The rabbit population counted every month is described by the following number sequence: 1, 1, 2, 3, 5, 8, 13, 21, 34, 55, 89, 144, …

Each element of this sequence (except for the first two) is the sum of the two prior to it. It might seem that it does not have any special meaning; however, it seems that no other numbers known in mathematics are as common in nature as these. These numbers made Leonardo of Pisa famous and after his nickname are named the Fibonacci sequence. Probably he did not expect how long-range the consequences of the written by him sentence will be. In the area of mathematics, the Fibonacci sequence appears in so many aspects that the scientific journal Fibonacci Quarterly devoted to these issues has been published for several decades.

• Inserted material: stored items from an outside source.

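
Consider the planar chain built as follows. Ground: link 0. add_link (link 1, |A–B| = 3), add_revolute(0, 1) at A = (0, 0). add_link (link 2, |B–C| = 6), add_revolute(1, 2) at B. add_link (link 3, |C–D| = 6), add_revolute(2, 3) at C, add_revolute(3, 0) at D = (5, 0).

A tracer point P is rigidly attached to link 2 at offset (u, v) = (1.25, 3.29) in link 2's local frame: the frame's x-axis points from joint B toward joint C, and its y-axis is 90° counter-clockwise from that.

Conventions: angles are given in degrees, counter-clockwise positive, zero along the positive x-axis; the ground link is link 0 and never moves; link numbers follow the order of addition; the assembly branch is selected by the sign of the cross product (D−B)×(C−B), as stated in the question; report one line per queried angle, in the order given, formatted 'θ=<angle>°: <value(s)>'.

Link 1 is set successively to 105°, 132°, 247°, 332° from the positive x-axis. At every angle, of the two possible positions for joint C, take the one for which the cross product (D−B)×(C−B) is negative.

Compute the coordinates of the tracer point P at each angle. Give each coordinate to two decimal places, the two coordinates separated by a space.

A=(0,0), D=(5.00,0)
θ=105°: B = A + 3.00·(cos105°, sin105°) = (-0.7765, 2.8978)
θ=105°: |BD| = 6.4626
θ=105°: circle(B,6.00) ∩ circle(D,6.00): a=3.2313, h=5.0556
θ=105°:   candidates: C₊=(4.3787,5.9677) cross=32.672; C₋=(-0.1551,-3.0700) cross=-32.672
θ=105°:   branch - wants cross < 0 → take C=(-0.1551,-3.0700) (cross=-32.672)
θ=105°: ex = (C−B)/|BC| = (0.1036,-0.9946); ey = (0.9946,0.1036)
θ=105°: P = B + 1.25·ex + 3.29·ey = (2.6253,1.9952)
θ=132°: B = A + 3.00·(cos132°, sin132°) = (-2.0074, 2.2294)
θ=132°: |BD| = 7.3535
θ=132°: circle(B,6.00) ∩ circle(D,6.00): a=3.6767, h=4.7415
θ=132°:   candidates: C₊=(2.9338,5.6330) cross=34.866; C₋=(0.0588,-3.4036) cross=-34.866
θ=132°:   branch - wants cross < 0 → take C=(0.0588,-3.4036) (cross=-34.866)
θ=132°: ex = (C−B)/|BC| = (0.3444,-0.9388); ey = (0.9388,0.3444)
θ=132°: P = B + 1.25·ex + 3.29·ey = (1.5118,2.1888)
θ=247°: B = A + 3.00·(cos247°, sin247°) = (-1.1722, -2.7615)
θ=247°: |BD| = 6.7618
θ=247°: circle(B,6.00) ∩ circle(D,6.00): a=3.3809, h=4.9568
θ=247°:   candidates: C₊=(-0.1104,3.1438) cross=33.517; C₋=(3.9382,-5.9053) cross=-33.517
θ=247°:   branch - wants cross < 0 → take C=(3.9382,-5.9053) (cross=-33.517)
θ=247°: ex = (C−B)/|BC| = (0.8517,-0.5240); ey = (0.5240,0.8517)
θ=247°: P = B + 1.25·ex + 3.29·ey = (1.6163,-0.6142)
θ=332°: B = A + 3.00·(cos332°, sin332°) = (2.6488, -1.4084)
θ=332°: |BD| = 2.7407
θ=332°: circle(B,6.00) ∩ circle(D,6.00): a=1.3704, h=5.8414
θ=332°:   candidates: C₊=(0.8226,4.3069) cross=16.010; C₋=(6.8262,-5.7153) cross=-16.010
θ=332°:   branch - wants cross < 0 → take C=(6.8262,-5.7153) (cross=-16.010)
θ=332°: ex = (C−B)/|BC| = (0.6962,-0.7178); ey = (0.7178,0.6962)
θ=332°: P = B + 1.25·ex + 3.29·ey = (5.8808,-0.0151)

θ=105°: 2.63 2.00
θ=132°: 1.51 2.19
θ=247°: 1.62 -0.61
θ=332°: 5.88 -0.02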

Taking a spring stroll, we can encounter the numbers of the Fibonacci sequence with our every step. These numbers are usually associated with a certain structure of spiral. The inner florets in the head of a daisy grow either in a spiral clockwise pattern consisting of 21 arms or a counter-clockwise pattern consisting of 34 arms. Alpine asters feature either 13 clockwise arms or 21 counter-clockwise arms. The record-holder is a sunflower, the seeds of which grow in a pattern of 55 or 89 arms one way or the other.

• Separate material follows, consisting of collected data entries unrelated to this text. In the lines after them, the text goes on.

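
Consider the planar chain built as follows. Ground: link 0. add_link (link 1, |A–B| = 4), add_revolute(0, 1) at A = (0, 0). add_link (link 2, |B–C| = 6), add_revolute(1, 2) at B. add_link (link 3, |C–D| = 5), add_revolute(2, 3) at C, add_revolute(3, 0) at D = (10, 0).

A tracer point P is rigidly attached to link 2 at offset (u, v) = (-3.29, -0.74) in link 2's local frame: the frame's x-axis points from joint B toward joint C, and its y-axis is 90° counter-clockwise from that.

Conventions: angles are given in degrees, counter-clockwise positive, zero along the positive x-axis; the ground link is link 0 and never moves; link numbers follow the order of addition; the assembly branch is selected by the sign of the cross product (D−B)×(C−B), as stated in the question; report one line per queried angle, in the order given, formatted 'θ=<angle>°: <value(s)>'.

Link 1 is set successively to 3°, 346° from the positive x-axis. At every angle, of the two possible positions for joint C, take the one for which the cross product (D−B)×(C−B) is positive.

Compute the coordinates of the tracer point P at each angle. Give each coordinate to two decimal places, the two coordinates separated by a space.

A=(0,0), D=(10.00,0)
θ=3°: B = A + 4.00·(cos3°, sin3°) = (3.9945, 0.2093)
θ=3°: |BD| = 6.0091
θ=3°: circle(B,6.00) ∩ circle(D,5.00): a=3.9198, h=4.5426
θ=3°:   candidates: C₊=(8.0702,4.6126) cross=27.297; C₋=(7.7537,-4.4670) cross=-27.297
θ=3°:   branch + wants cross > 0 → take C=(8.0702,4.6126) (cross=27.297)
θ=3°: ex = (C−B)/|BC| = (0.6793,0.7339); ey = (-0.7339,0.6793)
θ=3°: P = B + -3.29·ex + -0.74·ey = (2.3027,-2.7078)
θ=346°: B = A + 4.00·(cos346°, sin346°) = (3.8812, -0.9677)
θ=346°: |BD| = 6.1949
θ=346°: circle(B,6.00) ∩ circle(D,5.00): a=3.9853, h=4.4853
θ=346°:   candidates: C₊=(7.1169,4.0851) cross=27.786; C₋=(8.5182,-4.7754) cross=-27.786
θ=346°:   branch + wants cross > 0 → take C=(7.1169,4.0851) (cross=27.786)
θ=346°: ex = (C−B)/|BC| = (0.5393,0.8421); ey = (-0.8421,0.5393)
θ=346°: P = B + -3.29·ex + -0.74·ey = (2.7301,-4.1373)

θ=3°: 2.30 -2.71
θ=346°: 2.73 -4.14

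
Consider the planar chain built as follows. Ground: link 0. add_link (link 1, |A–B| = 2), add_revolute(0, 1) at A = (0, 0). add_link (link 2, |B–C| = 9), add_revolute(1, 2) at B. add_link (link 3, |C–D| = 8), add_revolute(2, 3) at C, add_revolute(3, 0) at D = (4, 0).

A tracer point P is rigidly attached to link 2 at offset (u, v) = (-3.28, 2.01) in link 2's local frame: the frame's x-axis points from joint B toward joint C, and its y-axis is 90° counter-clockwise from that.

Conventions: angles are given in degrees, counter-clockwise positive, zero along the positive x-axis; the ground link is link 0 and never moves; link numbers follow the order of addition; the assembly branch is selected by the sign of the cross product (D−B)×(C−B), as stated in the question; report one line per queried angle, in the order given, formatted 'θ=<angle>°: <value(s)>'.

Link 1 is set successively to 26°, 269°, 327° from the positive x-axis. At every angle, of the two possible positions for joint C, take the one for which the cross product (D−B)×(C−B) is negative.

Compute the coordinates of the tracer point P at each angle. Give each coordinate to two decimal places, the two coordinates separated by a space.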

If we search for daisies and come across a snail, let’s closely observe the spiral of its shell. It is an example of the self-similarity present in nature. Growing out of the shell, a snail cannot fit in it; thus, a snail adds another “chamber” to it, always of the same shape, enlarged by a certain scale. Subsequent chambers are arranging in a spiral around the centre. Yet again, we can observe the Fibonacci sequence. We can create a “geometric snail” by starting with drawing two unit squares side by side. To the longer side of the rectangle created by these squares, we add a square of the size of 2, and to the thus created rectangle, we add another square (of the size of 3), keeping the direction (it can be counter-clockwise direction). The lengths of the subsequent squares create the Fibonacci sequence, and the quarters of the circles defined by each square create a spiral, which is an approximation of a logarithmic spiral. It is a plane curve that intersects all half-lines coming from its pole at a constant angle. In nature, these spirals can be found not only in snails but also in the arms of tropical cyclones or in the chart of the way that a bug flies toward the source of light.

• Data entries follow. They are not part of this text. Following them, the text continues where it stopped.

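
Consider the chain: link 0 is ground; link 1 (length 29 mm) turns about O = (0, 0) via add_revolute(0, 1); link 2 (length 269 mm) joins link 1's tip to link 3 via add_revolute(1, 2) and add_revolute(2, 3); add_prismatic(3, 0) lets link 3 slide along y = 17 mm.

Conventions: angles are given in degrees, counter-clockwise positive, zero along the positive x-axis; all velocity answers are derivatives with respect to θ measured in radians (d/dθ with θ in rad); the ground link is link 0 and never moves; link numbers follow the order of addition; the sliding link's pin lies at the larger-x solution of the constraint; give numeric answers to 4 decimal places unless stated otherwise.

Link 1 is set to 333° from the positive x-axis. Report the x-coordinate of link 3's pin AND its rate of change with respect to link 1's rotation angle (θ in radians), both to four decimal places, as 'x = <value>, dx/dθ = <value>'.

geometry: r = 29 mm, L = 269 mm, e = 17 mm
crank pin P = (r cos θ, r sin θ) = (25.839189, -13.165724)
h = r sin θ − e = -13.165724 − 17 = -30.165724
x = r cos θ + √(L² − h²) = 25.839189 + 267.303253 = 293.142442
dx/dθ = −r sin θ − h·r cos θ/√(L² − h²) (θ in radians; h = -30.165724) = 16.081730

x = 293.1424, dx/dθ = 16.0817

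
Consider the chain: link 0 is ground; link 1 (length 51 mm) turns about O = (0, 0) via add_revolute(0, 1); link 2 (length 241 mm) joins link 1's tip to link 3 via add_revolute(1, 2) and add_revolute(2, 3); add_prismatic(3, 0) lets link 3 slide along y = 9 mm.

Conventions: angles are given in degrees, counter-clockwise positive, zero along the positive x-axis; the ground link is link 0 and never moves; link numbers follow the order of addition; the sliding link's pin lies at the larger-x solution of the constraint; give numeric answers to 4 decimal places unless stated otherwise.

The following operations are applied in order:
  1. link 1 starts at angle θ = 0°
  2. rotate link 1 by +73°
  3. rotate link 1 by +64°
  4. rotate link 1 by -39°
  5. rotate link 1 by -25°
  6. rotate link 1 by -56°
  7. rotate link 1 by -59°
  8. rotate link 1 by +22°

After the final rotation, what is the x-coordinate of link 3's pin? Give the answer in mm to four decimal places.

geometry: r = 51 mm, L = 241 mm, e = 9 mm; θ starts at 0°
rotate link 1 by +73°: θ ← 0° +73° = 73°
rotate link 1 by +64°: θ ← 73° +64° = 137°
rotate link 1 by -39°: θ ← 137° -39° = 98°
rotate link 1 by -25°: θ ← 98° -25° = 73°
rotate link 1 by -56°: θ ← 73° -56° = 17°
rotate link 1 by -59°: θ ← 17° -59° = -42°
rotate link 1 by +22°: θ ← -42° +22° = -20°
crank pin P = (r cos θ, r sin θ) = (47.924324, -17.443027)
h = r sin θ − e = -17.443027 − 9 = -26.443027
x = r cos θ + √(L² − h²) = 47.924324 + 239.544915 = 287.469239

287.4692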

Not only nature has a weakness to the Fibonacci sequence. The results of the division of consecutive elements of the sequence by themselves (13/8, 21/13, 34/21, …) are getting close to the value called the golden number or golden ratio: 1,6180339887498948482045868…

The golden number, and the related to it golden ratio, have been determining beauty canons in painting, architecture, and music for centuries. The Athenian Parthenon facade fits into the rectangle, of which the ratio of sides is expressed by the golden ratio. Such a golden rectangle can be found in the paintings of the great masters, and the golden ratio in the music by the Baroque composers. We can safely say that this topic is extremely vast, and it takes the same amount of time a snail needs to reach the end of the logarithmic curve in order to explore it…